How Frameworks and Libraries Changed the Way I Build Software
Knowing how to code is not enough you need to learn how to deliver more value with less
Back in college, I used to think that a “real” programmer built everything from scratch.
If you didn’t write every line of code yourself, it somehow didn’t count.
That, I believed, was what proved mastery.
But once I joined a professional development team, that belief quickly disappeared.
In the real world, time is money.
The longer it takes to build something, the more it costs — not just in hours, but in missed opportunities.
The goal isn’t to reinvent the wheel. It’s to deliver value efficiently.
Frameworks Don’t Make You Less of a Developer
Using frameworks and libraries doesn’t mean you don’t understand technology — it means you know how to leverage it.
You’re standing on the shoulders of those who’ve already solved the same problems, so you can move faster and focus on what truly matters.
Of course, understanding what’s happening under the hood is still important.
That knowledge helps you debug, optimize, and maintain your applications when things inevitably go wrong.
My First Encounter with Frameworks
In my early days as a developer, I worked with Angular, Ionic, and the Slim Microframework.
Before frameworks like Angular, we used to manipulate the DOM manually with plain JavaScript — a tedious, repetitive process that made codebases messy and hard to maintain.
Then came jQuery, which simplified DOM manipulation but still required us to manage everything by hand.
Modern frameworks like Angular, React, and Vue changed the game completely.
They abstracted away low-level DOM operations and introduced declarative programming — a mindset shift where we define what the UI should look like, not how to build it step by step.
Now, when the state changes, the UI updates automatically.
Without these frameworks, it would be much harder to build highly interactive web applications. Time that should be spent developing important features would instead be consumed by managing DOM manipulation — something that can be eliminated in the first place.
Building Once, Deploying Everywhere
Another example of a framework that sped up our development is Ionic.

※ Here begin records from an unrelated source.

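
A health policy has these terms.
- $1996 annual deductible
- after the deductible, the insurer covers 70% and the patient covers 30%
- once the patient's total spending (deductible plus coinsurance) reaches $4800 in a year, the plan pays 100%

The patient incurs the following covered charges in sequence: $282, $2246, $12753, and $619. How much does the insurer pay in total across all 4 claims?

Claim 1 — $282: all of it applies to the deductible. Cost to patient: $282. OOP to date $282. Plan pays $282 − $282 = $0.
Claim 2 — $2246: $1714 to deductible, leaving $532; patient's 30% is $159.60. Cost to patient: $1873.60. OOP to date $2155.60. Insurer: $2246 − $1873.60 = $372.40.
Claim 3 — $12753: 30% coinsurance on $12753 = $3825.90. OOP would hit $5981.50 > $4800, so the cap limits the patient to $4800 − $2155.60 = $2644.40. Plan pays $12753 − $2644.40 = $10108.60.
Claim 4 — $619: deductible already satisfied, so patient's share is 30% × $619 = $185.70. That would push OOP to $4985.70, over the $4800 cap, so patient pays $4800 − $4800 = $0. Insurer: $619 − $0 = $619.
Insurer total: $0 + $372.40 + $10108.60 + $619 = $11100.

$11100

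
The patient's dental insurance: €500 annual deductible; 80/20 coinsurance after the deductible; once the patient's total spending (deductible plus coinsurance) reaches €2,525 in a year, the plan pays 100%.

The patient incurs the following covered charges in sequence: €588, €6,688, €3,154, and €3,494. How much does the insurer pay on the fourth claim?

€3,455

#1 (€588): €500 to deductible, leaving €88; 20% of €88 = €17.60. Cost to patient: €517.60. OOP to date €517.60. Insurer: €588 − €517.60 = €70.40.
#2 (€6,688): deductible met; 20% of €6,688 = €1,337.60. Patient pays €1,337.60; OOP now €1,855.20. Insurer: €6,688 − €1,337.60 = €5,350.40.
#3 (€3,154): 20% coinsurance on €3,154 = €630.80. Cost to patient: €630.80. OOP to date €2,486. Insurer: €3,154 − €630.80 = €2,523.20.
#4 (€3,494): deductible met; 20% of €3,494 = €698.80. That would push OOP to €3,184.80, over the €2,525 cap, so patient pays €2,525 − €2,486 = €39. Plan pays €3,494 − €39 = €3,455.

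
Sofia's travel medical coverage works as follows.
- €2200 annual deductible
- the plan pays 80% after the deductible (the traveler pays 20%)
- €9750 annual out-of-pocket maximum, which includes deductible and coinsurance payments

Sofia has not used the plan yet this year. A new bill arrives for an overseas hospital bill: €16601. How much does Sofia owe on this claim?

€5080.20

The full €2200 deductible is still open; €2200 of this bill applies to it.
That leaves €16601 − €2200 = €14401 for coinsurance.
Traveler's 20% share of €14401 is €2880.20.
So the traveler owes €2200 + €2880.20 = €5080.20 before any cap.
Cumulative spending €0 + €5080.20 = €5080.20 stays under the €9750 maximum.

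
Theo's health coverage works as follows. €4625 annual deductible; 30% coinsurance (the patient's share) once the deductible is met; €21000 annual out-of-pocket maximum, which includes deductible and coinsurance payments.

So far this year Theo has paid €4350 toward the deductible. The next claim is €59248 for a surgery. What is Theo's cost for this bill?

€16650

€4350 of the €4625 deductible is already met, leaving €275.
The remaining €58973 (= €59248 − €275) moves to coinsurance.
30% of €58973 = €17691.90 falls to the patient.
Patient responsibility before any cap: €275 + €17691.90 = €17966.90.
Adding €17966.90 to the €4350 already spent would give €22316.90, which exceeds the €21000 cap; the patient pays just €21000 − €4350 = €16650.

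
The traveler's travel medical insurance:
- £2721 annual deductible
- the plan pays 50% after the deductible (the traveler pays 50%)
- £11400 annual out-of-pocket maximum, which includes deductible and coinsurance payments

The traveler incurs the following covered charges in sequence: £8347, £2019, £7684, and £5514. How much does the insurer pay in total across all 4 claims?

£12164

Claim 1 (£8347): deductible takes £2721, £5626 remains; 50% of £5626 = £2813. Traveler pays £5534; OOP now £5534. Plan pays £8347 − £5534 = £2813.
Claim 2 (£2019): deductible met; 50% of £2019 = £1009.50. Traveler pays £1009.50; OOP now £6543.50. Insurer: £2019 − £1009.50 = £1009.50.
Claim 3 (£7684): deductible met; 50% of £7684 = £3842. Traveler pays £3842; OOP now £10385.50. Insurer: £7684 − £3842 = £3842.
Claim 4 (£5514): 50% coinsurance on £5514 = £2757. That would push OOP to £13142.50, over the £11400 cap, so traveler pays £11400 − £10385.50 = £1014.50. Insurer: £5514 − £1014.50 = £4499.50.
Insurer total = bills − traveler's total = £23564 − £11400 = £12164.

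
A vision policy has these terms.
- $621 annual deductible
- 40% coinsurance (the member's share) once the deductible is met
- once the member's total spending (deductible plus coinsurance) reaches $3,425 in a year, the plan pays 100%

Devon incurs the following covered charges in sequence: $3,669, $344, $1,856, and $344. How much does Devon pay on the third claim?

$742.40

Claim 1 ($3,669): $621 to deductible, leaving $3,048; 40% of $3,048 = $1,219.20. Member pays $1,840.20; OOP now $1,840.20.
Claim 2 ($344): 40% coinsurance on $344 = $137.60. Cost to member: $137.60. OOP to date $1,977.80.
Claim 3 ($1,856): deductible already satisfied, so member's share is 40% × $1,856 = $742.40. Member pays $742.40; OOP now $2,720.20.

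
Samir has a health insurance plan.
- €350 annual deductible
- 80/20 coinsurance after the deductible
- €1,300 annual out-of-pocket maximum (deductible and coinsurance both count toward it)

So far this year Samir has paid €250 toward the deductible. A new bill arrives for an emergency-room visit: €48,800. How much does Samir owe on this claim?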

It opened my eyes to hybrid app development.
Instead of writing separate codebases for iOS (Swift), Android (Kotlin/Java), and the web (JavaScript), we could build a single application that runs on all platforms.
From a business perspective, that meant faster delivery and lower costs — without sacrificing user experience.
Without Ionic, we would need to build multiple versions of the same application for different platforms.
Of course, there are many other frameworks and libraries you can use aside from the ones mentioned here to speed up solution delivery. Don’t hesitate to take advantage of them.
The Takeaway
Frameworks and libraries aren’t shortcuts — they’re accelerators.
They let developers focus on problem-solving rather than rebuilding solutions that already exist.
Looking back, frameworks didn’t make me less of a developer — they made me a more efficient one.
And that’s what real-world engineering is all about: building smarter, not slower.